Name: Fatmata Mansaray
Age: 11 years
Sex: Female
Address: 2 Kemokoh Drive, Campbell Town, Waterloo
Name of School: Garden of Faith Primary School
Level: Class 6
Location of School: Off Banana Street Mabureh, Waterloo
Name of Caregiver: Kuntimy Kamara
Relationship: Neighbour
Occupation of Caregiver: Trader

Fatmata Mansaray is the only Ebola survivor of a twenty-five-member family at 2 Kemokoh Drive, Campbell Town, Waterloo.  She was five years old when she lost both parents to the 2014 Ebola epidemic that killed 3,955 people in Sierra Leone. Kuntimy Kamara, a neighbour who is in no way related to Fatmata, adopted her. One month after the adoption Kutimy’s husband, the breadwinner of the family, also died of Ebola.

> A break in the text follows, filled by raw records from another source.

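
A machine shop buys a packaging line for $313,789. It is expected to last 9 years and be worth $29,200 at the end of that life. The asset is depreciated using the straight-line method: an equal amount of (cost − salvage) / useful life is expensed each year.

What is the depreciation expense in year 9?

Depreciable base = $313,789 − $29,200 = $284,589.
Annual expense = $284,589 / 9 = $31,621.

$31,621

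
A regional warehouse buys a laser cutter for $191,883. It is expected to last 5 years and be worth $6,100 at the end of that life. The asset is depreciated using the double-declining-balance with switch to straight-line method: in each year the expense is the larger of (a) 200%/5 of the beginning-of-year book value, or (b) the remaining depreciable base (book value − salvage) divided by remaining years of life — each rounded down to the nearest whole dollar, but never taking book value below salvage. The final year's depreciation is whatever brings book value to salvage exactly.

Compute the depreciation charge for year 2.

$46,052

Depreciable base = $191,883 − $6,100 = $185,783.
Year 1: DB = ⌊$191,883 × 200%/5⌋ = $76,753; SL = ⌊$185,783/5⌋ = $37,156 → take DB $76,753. Book value $115,130.
Year 2: DB = ⌊$115,130 × 200%/5⌋ = $46,052; SL = ⌊$109,030/4⌋ = $27,257 → take DB $46,052. Book value $69,078.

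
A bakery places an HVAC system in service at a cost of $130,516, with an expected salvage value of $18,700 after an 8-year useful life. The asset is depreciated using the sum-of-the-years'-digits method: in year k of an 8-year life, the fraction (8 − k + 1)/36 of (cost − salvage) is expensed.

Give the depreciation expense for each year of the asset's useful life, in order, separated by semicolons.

$24,848; $21,742; $18,636; $15,530; $12,424; $9,318; $6,212; $3,106

Depreciable base = $130,516 − $18,700 = $111,816.
Sum of the years' digits = 8+7+6+5+4+3+2+1 = 36.
Year 1: $111,816 × 8/36 = $24,848. Book value $105,668.
Year 2: $111,816 × 7/36 = $21,742. Book value $83,926.
Year 3: $111,816 × 6/36 = $18,636. Book value $65,290.
Year 4: $111,816 × 5/36 = $15,530. Book value $49,760.
Year 5: $111,816 × 4/36 = $12,424. Book value $37,336.
Year 6: $111,816 × 3/36 = $9,318. Book value $28,018.
Year 7: $111,816 × 2/36 = $6,212. Book value $21,806.
Year 8: $111,816 × 1/36 = $3,106. Book value $18,700.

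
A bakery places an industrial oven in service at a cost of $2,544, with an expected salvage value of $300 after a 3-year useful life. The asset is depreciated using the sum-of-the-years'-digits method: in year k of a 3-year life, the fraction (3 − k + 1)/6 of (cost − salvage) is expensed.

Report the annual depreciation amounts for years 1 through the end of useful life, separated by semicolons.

$1,122; $748; $374

Depreciable base = $2,544 − $300 = $2,244.
Sum of the years' digits = 3+2+1 = 6.
Year 1: $2,244 × 3/6 = $1,122. Book value $1,422.
Year 2: $2,244 × 2/6 = $748. Book value $674.
Year 3: $2,244 × 1/6 = $374. Book value $300.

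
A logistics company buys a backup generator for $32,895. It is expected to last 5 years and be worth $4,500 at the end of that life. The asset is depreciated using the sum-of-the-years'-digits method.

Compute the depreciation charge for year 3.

$5,679

Depreciable base = $32,895 − $4,500 = $28,395.
Sum of the years' digits = 5+4+3+2+1 = 15.
Year 1: $28,395 × 5/15 = $9,465. Book value $23,430.
Year 2: $28,395 × 4/15 = $7,572. Book value $15,858.
Year 3: $28,395 × 3/15 = $5,679. Book value $10,179.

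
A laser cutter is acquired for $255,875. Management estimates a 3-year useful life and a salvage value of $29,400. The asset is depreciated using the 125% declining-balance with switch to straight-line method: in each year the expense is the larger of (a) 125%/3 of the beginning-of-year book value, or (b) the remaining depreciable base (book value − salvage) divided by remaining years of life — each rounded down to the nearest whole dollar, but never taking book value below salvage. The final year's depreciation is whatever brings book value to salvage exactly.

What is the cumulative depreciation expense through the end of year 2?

Depreciable base = $255,875 − $29,400 = $226,475.
Year 1: DB = ⌊$255,875 × 125%/3⌋ = $106,614; SL = ⌊$226,475/3⌋ = $75,491 → take DB $106,614. Book value $149,261.
Year 2: DB = ⌊$149,261 × 125%/3⌋ = $62,192; SL = ⌊$119,861/2⌋ = $59,930 → take DB $62,192. Book value $87,069.
Accumulated through year 2 = $255,875 − $87,069 = $168,806.

$168,806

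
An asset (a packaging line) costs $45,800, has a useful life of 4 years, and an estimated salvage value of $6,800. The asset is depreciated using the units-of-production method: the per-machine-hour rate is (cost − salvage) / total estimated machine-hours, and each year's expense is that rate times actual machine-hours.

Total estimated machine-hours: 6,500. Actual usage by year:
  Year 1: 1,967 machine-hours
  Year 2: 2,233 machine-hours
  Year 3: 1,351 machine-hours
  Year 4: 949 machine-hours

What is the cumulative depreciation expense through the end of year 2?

Depreciable base = $45,800 − $6,800 = $39,000.
Rate = $39,000 / 6,500 machine-hours = $6 per machine-hour.
Year 1: 1,967 × $6 = $11,802. Book value $33,998.
Year 2: 2,233 × $6 = $13,398. Book value $20,600.
Accumulated through year 2 = $45,800 − $20,600 = $25,200.

$25,200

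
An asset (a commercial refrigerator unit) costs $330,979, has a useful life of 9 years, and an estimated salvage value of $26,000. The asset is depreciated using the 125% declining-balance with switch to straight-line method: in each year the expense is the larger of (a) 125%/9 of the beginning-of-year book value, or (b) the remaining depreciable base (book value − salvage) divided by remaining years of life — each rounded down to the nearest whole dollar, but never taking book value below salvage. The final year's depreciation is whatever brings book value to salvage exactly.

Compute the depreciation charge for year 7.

Depreciable base = $330,979 − $26,000 = $304,979.
Year 1: DB = ⌊$330,979 × 125%/9⌋ = $45,969; SL = ⌊$304,979/9⌋ = $33,886 → take DB $45,969. Book value $285,010.
Year 2: DB = ⌊$285,010 × 125%/9⌋ = $39,584; SL = ⌊$259,010/8⌋ = $32,376 → take DB $39,584. Book value $245,426.
Year 3: DB = ⌊$245,426 × 125%/9⌋ = $34,086; SL = ⌊$219,426/7⌋ = $31,346 → take DB $34,086. Book value $211,340.
Year 4: DB = ⌊$211,340 × 125%/9⌋ = $29,352; SL = ⌊$185,340/6⌋ = $30,890 → take SL $30,890. Book value $180,450.
Year 5: DB = ⌊$180,450 × 125%/9⌋ = $25,062; SL = ⌊$154,450/5⌋ = $30,890 → take SL $30,890. Book value $149,560.
Year 6: DB = ⌊$149,560 × 125%/9⌋ = $20,772; SL = ⌊$123,560/4⌋ = $30,890 → take SL $30,890. Book value $118,670.
Year 7: DB = ⌊$118,670 × 125%/9⌋ = $16,481; SL = ⌊$92,670/3⌋ = $30,890 → take SL $30,890. Book value $87,780.

$30,890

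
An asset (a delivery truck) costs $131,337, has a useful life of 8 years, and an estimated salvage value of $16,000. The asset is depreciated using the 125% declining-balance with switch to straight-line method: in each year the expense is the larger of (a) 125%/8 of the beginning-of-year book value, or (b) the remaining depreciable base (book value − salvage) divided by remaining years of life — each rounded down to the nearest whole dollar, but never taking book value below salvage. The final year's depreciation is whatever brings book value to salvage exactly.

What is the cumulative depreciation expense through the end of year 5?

Depreciable base = $131,337 − $16,000 = $115,337.
Year 1: DB = ⌊$131,337 × 125%/8⌋ = $20,521; SL = ⌊$115,337/8⌋ = $14,417 → take DB $20,521. Book value $110,816.
Year 2: DB = ⌊$110,816 × 125%/8⌋ = $17,315; SL = ⌊$94,816/7⌋ = $13,545 → take DB $17,315. Book value $93,501.
Year 3: DB = ⌊$93,501 × 125%/8⌋ = $14,609; SL = ⌊$77,501/6⌋ = $12,916 → take DB $14,609. Book value $78,892.
Year 4: DB = ⌊$78,892 × 125%/8⌋ = $12,326; SL = ⌊$62,892/5⌋ = $12,578 → take SL $12,578. Book value $66,314.
Year 5: DB = ⌊$66,314 × 125%/8⌋ = $10,361; SL = ⌊$50,314/4⌋ = $12,578 → take SL $12,578. Book value $53,736.
Accumulated through year 5 = $131,337 − $53,736 = $77,601.

$77,601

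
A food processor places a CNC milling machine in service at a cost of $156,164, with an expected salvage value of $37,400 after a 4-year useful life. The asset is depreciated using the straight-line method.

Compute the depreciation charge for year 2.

Depreciable base = $156,164 − $37,400 = $118,764.
Annual expense = $118,764 / 4 = $29,691.

$29,691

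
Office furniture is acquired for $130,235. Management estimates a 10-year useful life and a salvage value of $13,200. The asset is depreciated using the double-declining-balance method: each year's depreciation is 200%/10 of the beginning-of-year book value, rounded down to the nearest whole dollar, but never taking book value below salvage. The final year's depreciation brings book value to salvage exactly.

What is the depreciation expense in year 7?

Depreciable base = $130,235 − $13,200 = $117,035.
Year 1: ⌊$130,235 × 200%/10⌋ = $26,047. Book value $104,188.
Year 2: ⌊$104,188 × 200%/10⌋ = $20,837. Book value $83,351.
Year 3: ⌊$83,351 × 200%/10⌋ = $16,670. Book value $66,681.
Year 4: ⌊$66,681 × 200%/10⌋ = $13,336. Book value $53,345.
Year 5: ⌊$53,345 × 200%/10⌋ = $10,669. Book value $42,676.
Year 6: ⌊$42,676 × 200%/10⌋ = $8,535. Book value $34,141.
Year 7: ⌊$34,141 × 200%/10⌋ = $6,828. Book value $27,313.

$6,828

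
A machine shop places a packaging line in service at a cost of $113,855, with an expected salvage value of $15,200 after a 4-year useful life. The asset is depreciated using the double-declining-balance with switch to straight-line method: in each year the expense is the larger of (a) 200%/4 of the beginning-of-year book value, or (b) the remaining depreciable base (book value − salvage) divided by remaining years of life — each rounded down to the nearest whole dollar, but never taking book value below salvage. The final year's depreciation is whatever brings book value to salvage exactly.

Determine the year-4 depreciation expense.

$0

Depreciable base = $113,855 − $15,200 = $98,655.
Year 1: DB = ⌊$113,855 × 200%/4⌋ = $56,927; SL = ⌊$98,655/4⌋ = $24,663 → take DB $56,927. Book value $56,928.
Year 2: DB = ⌊$56,928 × 200%/4⌋ = $28,464; SL = ⌊$41,728/3⌋ = $13,909 → take DB $28,464. Book value $28,464.
Year 3: DB = ⌊$28,464 × 200%/4⌋ = $14,232; SL = ⌊$13,264/2⌋ = $6,632 → take DB $14,232, capped at $13,264. Book value $15,200.
Year 4 (final): $15,200 − $15,200 = $0. Book value $15,200.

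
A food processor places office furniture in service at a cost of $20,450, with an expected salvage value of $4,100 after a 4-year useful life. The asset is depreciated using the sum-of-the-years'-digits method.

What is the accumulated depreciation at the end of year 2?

Depreciable base = $20,450 − $4,100 = $16,350.
Sum of the years' digits = 4+3+2+1 = 10.
Year 1: $16,350 × 4/10 = $6,540. Book value $13,910.
Year 2: $16,350 × 3/10 = $4,905. Book value $9,005.
Accumulated through year 2 = $20,450 − $9,005 = $11,445.

$11,445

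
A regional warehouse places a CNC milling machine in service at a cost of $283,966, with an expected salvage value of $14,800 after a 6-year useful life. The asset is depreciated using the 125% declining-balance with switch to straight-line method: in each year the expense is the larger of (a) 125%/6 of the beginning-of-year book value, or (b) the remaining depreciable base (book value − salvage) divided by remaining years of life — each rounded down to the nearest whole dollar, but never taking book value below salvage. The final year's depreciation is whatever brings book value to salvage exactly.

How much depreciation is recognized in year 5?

$40,793

Depreciable base = $283,966 − $14,800 = $269,166.
Year 1: DB = ⌊$283,966 × 125%/6⌋ = $59,159; SL = ⌊$269,166/6⌋ = $44,861 → take DB $59,159. Book value $224,807.
Year 2: DB = ⌊$224,807 × 125%/6⌋ = $46,834; SL = ⌊$210,007/5⌋ = $42,001 → take DB $46,834. Book value $177,973.
Year 3: DB = ⌊$177,973 × 125%/6⌋ = $37,077; SL = ⌊$163,173/4⌋ = $40,793 → take SL $40,793. Book value $137,180.
Year 4: DB = ⌊$137,180 × 125%/6⌋ = $28,579; SL = ⌊$122,380/3⌋ = $40,793 → take SL $40,793. Book value $96,387.
Year 5: DB = ⌊$96,387 × 125%/6⌋ = $20,080; SL = ⌊$81,587/2⌋ = $40,793 → take SL $40,793. Book value $55,594.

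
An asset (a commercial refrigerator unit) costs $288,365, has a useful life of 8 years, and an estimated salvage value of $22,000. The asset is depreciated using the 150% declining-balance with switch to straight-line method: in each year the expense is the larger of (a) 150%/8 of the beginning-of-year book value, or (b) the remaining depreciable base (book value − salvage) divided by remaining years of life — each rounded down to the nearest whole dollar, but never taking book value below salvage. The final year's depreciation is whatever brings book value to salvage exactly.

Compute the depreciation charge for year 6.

Depreciable base = $288,365 − $22,000 = $266,365.
Year 1: DB = ⌊$288,365 × 150%/8⌋ = $54,068; SL = ⌊$266,365/8⌋ = $33,295 → take DB $54,068. Book value $234,297.
Year 2: DB = ⌊$234,297 × 150%/8⌋ = $43,930; SL = ⌊$212,297/7⌋ = $30,328 → take DB $43,930. Book value $190,367.
Year 3: DB = ⌊$190,367 × 150%/8⌋ = $35,693; SL = ⌊$168,367/6⌋ = $28,061 → take DB $35,693. Book value $154,674.
Year 4: DB = ⌊$154,674 × 150%/8⌋ = $29,001; SL = ⌊$132,674/5⌋ = $26,534 → take DB $29,001. Book value $125,673.
Year 5: DB = ⌊$125,673 × 150%/8⌋ = $23,563; SL = ⌊$103,673/4⌋ = $25,918 → take SL $25,918. Book value $99,755.
Year 6: DB = ⌊$99,755 × 150%/8⌋ = $18,704; SL = ⌊$77,755/3⌋ = $25,918 → take SL $25,918. Book value $73,837.

$25,918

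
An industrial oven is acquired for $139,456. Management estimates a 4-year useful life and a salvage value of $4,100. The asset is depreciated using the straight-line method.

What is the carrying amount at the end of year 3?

Depreciable base = $139,456 − $4,100 = $135,356.
Annual expense = $135,356 / 4 = $33,839.
End of year 1: book value $105,617.
End of year 2: book value $71,778.
End of year 3: book value $37,939.

$37,939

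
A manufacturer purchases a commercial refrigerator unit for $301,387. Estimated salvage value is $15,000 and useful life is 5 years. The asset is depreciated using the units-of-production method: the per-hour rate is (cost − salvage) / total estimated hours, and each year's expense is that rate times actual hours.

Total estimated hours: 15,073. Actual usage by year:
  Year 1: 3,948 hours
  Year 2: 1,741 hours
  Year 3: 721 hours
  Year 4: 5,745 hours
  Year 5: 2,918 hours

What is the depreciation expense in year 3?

$13,699

Depreciable base = $301,387 − $15,000 = $286,387.
Rate = $286,387 / 15,073 hours = $19 per hour.
Year 1: 3,948 × $19 = $75,012. Book value $226,375.
Year 2: 1,741 × $19 = $33,079. Book value $193,296.
Year 3: 721 × $19 = $13,699. Book value $179,597.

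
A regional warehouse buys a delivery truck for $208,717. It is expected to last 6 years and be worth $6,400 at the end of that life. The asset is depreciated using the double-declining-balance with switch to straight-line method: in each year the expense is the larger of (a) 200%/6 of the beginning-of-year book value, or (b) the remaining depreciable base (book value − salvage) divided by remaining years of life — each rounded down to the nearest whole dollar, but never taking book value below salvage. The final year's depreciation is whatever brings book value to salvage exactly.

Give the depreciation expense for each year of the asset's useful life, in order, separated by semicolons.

$69,572; $46,381; $30,921; $20,614; $17,414; $17,415

Depreciable base = $208,717 − $6,400 = $202,317.
Year 1: DB = ⌊$208,717 × 200%/6⌋ = $69,572; SL = ⌊$202,317/6⌋ = $33,719 → take DB $69,572. Book value $139,145.
Year 2: DB = ⌊$139,145 × 200%/6⌋ = $46,381; SL = ⌊$132,745/5⌋ = $26,549 → take DB $46,381. Book value $92,764.
Year 3: DB = ⌊$92,764 × 200%/6⌋ = $30,921; SL = ⌊$86,364/4⌋ = $21,591 → take DB $30,921. Book value $61,843.
Year 4: DB = ⌊$61,843 × 200%/6⌋ = $20,614; SL = ⌊$55,443/3⌋ = $18,481 → take DB $20,614. Book value $41,229.
Year 5: DB = ⌊$41,229 × 200%/6⌋ = $13,743; SL = ⌊$34,829/2⌋ = $17,414 → take SL $17,414. Book value $23,815.
Year 6 (final): $23,815 − $6,400 = $17,415. Book value $6,400.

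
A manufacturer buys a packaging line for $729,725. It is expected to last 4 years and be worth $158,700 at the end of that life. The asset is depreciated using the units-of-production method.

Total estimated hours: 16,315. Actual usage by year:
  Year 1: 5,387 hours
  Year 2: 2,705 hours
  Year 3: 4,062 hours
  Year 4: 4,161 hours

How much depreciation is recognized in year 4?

$145,635

Depreciable base = $729,725 − $158,700 = $571,025.
Rate = $571,025 / 16,315 hours = $35 per hour.
Year 1: 5,387 × $35 = $188,545. Book value $541,180.
Year 2: 2,705 × $35 = $94,675. Book value $446,505.
Year 3: 4,062 × $35 = $142,170. Book value $304,335.
Year 4: 4,161 × $35 = $145,635. Book value $158,700.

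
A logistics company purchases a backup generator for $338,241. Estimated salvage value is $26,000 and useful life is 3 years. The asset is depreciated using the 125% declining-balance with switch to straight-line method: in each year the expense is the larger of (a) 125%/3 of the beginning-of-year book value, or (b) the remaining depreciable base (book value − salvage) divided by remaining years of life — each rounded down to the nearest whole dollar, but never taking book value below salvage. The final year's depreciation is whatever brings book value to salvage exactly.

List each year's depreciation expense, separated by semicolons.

Depreciable base = $338,241 − $26,000 = $312,241.
Year 1: DB = ⌊$338,241 × 125%/3⌋ = $140,933; SL = ⌊$312,241/3⌋ = $104,080 → take DB $140,933. Book value $197,308.
Year 2: DB = ⌊$197,308 × 125%/3⌋ = $82,211; SL = ⌊$171,308/2⌋ = $85,654 → take SL $85,654. Book value $111,654.
Year 3 (final): $111,654 − $26,000 = $85,654. Book value $26,000.

$140,933; $85,654; $85,654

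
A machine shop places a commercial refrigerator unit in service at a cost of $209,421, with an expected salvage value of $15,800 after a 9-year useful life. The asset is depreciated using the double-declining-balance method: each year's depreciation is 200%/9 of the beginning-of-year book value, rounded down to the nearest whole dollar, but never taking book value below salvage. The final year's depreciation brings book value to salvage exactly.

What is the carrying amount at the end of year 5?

$59,609

Depreciable base = $209,421 − $15,800 = $193,621.
Year 1: ⌊$209,421 × 200%/9⌋ = $46,538. Book value $162,883.
Year 2: ⌊$162,883 × 200%/9⌋ = $36,196. Book value $126,687.
Year 3: ⌊$126,687 × 200%/9⌋ = $28,152. Book value $98,535.
Year 4: ⌊$98,535 × 200%/9⌋ = $21,896. Book value $76,639.
Year 5: ⌊$76,639 × 200%/9⌋ = $17,030. Book value $59,609.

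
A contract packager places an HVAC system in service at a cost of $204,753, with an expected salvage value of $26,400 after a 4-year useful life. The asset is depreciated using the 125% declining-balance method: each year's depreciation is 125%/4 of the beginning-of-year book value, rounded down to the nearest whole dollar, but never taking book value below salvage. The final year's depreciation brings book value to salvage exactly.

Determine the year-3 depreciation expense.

Depreciable base = $204,753 − $26,400 = $178,353.
Year 1: ⌊$204,753 × 125%/4⌋ = $63,985. Book value $140,768.
Year 2: ⌊$140,768 × 125%/4⌋ = $43,990. Book value $96,778.
Year 3: ⌊$96,778 × 125%/4⌋ = $30,243. Book value $66,535.

$30,243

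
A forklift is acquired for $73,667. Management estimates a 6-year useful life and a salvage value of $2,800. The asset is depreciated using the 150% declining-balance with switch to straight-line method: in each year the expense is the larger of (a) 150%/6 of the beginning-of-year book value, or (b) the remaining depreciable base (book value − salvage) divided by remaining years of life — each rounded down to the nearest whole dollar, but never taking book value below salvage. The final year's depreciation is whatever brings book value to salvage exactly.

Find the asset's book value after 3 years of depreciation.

Depreciable base = $73,667 − $2,800 = $70,867.
Year 1: DB = ⌊$73,667 × 150%/6⌋ = $18,416; SL = ⌊$70,867/6⌋ = $11,811 → take DB $18,416. Book value $55,251.
Year 2: DB = ⌊$55,251 × 150%/6⌋ = $13,812; SL = ⌊$52,451/5⌋ = $10,490 → take DB $13,812. Book value $41,439.
Year 3: DB = ⌊$41,439 × 150%/6⌋ = $10,359; SL = ⌊$38,639/4⌋ = $9,659 → take DB $10,359. Book value $31,080.

$31,080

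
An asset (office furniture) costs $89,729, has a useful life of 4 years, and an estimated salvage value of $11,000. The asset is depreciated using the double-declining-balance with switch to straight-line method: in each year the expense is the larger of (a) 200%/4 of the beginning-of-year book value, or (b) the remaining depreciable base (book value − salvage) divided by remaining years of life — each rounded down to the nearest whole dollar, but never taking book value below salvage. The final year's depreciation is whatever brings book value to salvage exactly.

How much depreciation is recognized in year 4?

$217

Depreciable base = $89,729 − $11,000 = $78,729.
Year 1: DB = ⌊$89,729 × 200%/4⌋ = $44,864; SL = ⌊$78,729/4⌋ = $19,682 → take DB $44,864. Book value $44,865.
Year 2: DB = ⌊$44,865 × 200%/4⌋ = $22,432; SL = ⌊$33,865/3⌋ = $11,288 → take DB $22,432. Book value $22,433.
Year 3: DB = ⌊$22,433 × 200%/4⌋ = $11,216; SL = ⌊$11,433/2⌋ = $5,716 → take DB $11,216. Book value $11,217.
Year 4 (final): $11,217 − $11,000 = $217. Book value $11,000.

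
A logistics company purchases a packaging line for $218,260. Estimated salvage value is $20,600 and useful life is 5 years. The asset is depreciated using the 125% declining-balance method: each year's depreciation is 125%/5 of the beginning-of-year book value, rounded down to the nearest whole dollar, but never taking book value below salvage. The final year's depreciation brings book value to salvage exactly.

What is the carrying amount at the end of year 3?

Depreciable base = $218,260 − $20,600 = $197,660.
Year 1: ⌊$218,260 × 125%/5⌋ = $54,565. Book value $163,695.
Year 2: ⌊$163,695 × 125%/5⌋ = $40,923. Book value $122,772.
Year 3: ⌊$122,772 × 125%/5⌋ = $30,693. Book value $92,079.

$92,079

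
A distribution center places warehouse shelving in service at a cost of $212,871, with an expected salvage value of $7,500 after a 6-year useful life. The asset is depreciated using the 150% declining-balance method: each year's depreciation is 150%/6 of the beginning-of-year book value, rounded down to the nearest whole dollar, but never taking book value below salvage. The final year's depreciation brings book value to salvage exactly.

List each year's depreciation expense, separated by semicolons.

$53,217; $39,913; $29,935; $22,451; $16,838; $43,017

Depreciable base = $212,871 − $7,500 = $205,371.
Year 1: ⌊$212,871 × 150%/6⌋ = $53,217. Book value $159,654.
Year 2: ⌊$159,654 × 150%/6⌋ = $39,913. Book value $119,741.
Year 3: ⌊$119,741 × 150%/6⌋ = $29,935. Book value $89,806.
Year 4: ⌊$89,806 × 150%/6⌋ = $22,451. Book value $67,355.
Year 5: ⌊$67,355 × 150%/6⌋ = $16,838. Book value $50,517.
Year 6 (final): $50,517 − $7,500 = $43,017. Book value $7,500.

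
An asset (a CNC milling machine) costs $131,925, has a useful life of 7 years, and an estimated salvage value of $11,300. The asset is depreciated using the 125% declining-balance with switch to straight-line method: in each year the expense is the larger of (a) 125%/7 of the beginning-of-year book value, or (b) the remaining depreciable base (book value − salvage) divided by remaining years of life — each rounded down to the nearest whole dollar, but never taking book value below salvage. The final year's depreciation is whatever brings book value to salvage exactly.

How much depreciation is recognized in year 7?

$15,456

Depreciable base = $131,925 − $11,300 = $120,625.
Year 1: DB = ⌊$131,925 × 125%/7⌋ = $23,558; SL = ⌊$120,625/7⌋ = $17,232 → take DB $23,558. Book value $108,367.
Year 2: DB = ⌊$108,367 × 125%/7⌋ = $19,351; SL = ⌊$97,067/6⌋ = $16,177 → take DB $19,351. Book value $89,016.
Year 3: DB = ⌊$89,016 × 125%/7⌋ = $15,895; SL = ⌊$77,716/5⌋ = $15,543 → take DB $15,895. Book value $73,121.
Year 4: DB = ⌊$73,121 × 125%/7⌋ = $13,057; SL = ⌊$61,821/4⌋ = $15,455 → take SL $15,455. Book value $57,666.
Year 5: DB = ⌊$57,666 × 125%/7⌋ = $10,297; SL = ⌊$46,366/3⌋ = $15,455 → take SL $15,455. Book value $42,211.
Year 6: DB = ⌊$42,211 × 125%/7⌋ = $7,537; SL = ⌊$30,911/2⌋ = $15,455 → take SL $15,455. Book value $26,756.
Year 7 (final): $26,756 − $11,300 = $15,456. Book value $11,300.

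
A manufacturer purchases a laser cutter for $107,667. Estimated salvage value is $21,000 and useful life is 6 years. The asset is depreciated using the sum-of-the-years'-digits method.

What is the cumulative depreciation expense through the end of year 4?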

Kuntimy, her three children and ward Fatmata were taken to a camp for Ebola survivors in Waterloo. During one of my field visits to Waterloo, I met Fatmata sitting by the roadside with an empty tray crying. She told me “Aunty Kuntimy gave me five thousand Leones worth of bananas to sell but I met some boys along the road who grabbed them and ran off without paying”. I went with her and explained the incident to her caregiver, who angrily said “that is your own food that they have stolen for the whole of this week”.

Fatmata in school
Fatmata sleeping on the floor

I later recommended Fatmata to the SLWT Project and she was enrolled in February 2015. She is now in class six, preparing to take the National Primary School Certificate Exams. Fatmata’s teacher says she is a very hardworking pupil whose grades have improved significantly in the past 2 months. Fatmatta credits this to the morning gari she eats before going to school. “befoe angri kin day katch me nar class. Are kin day feel for sleep, so teacher kin day beat me. Now are nor day sleep again en are day get me sums correct.”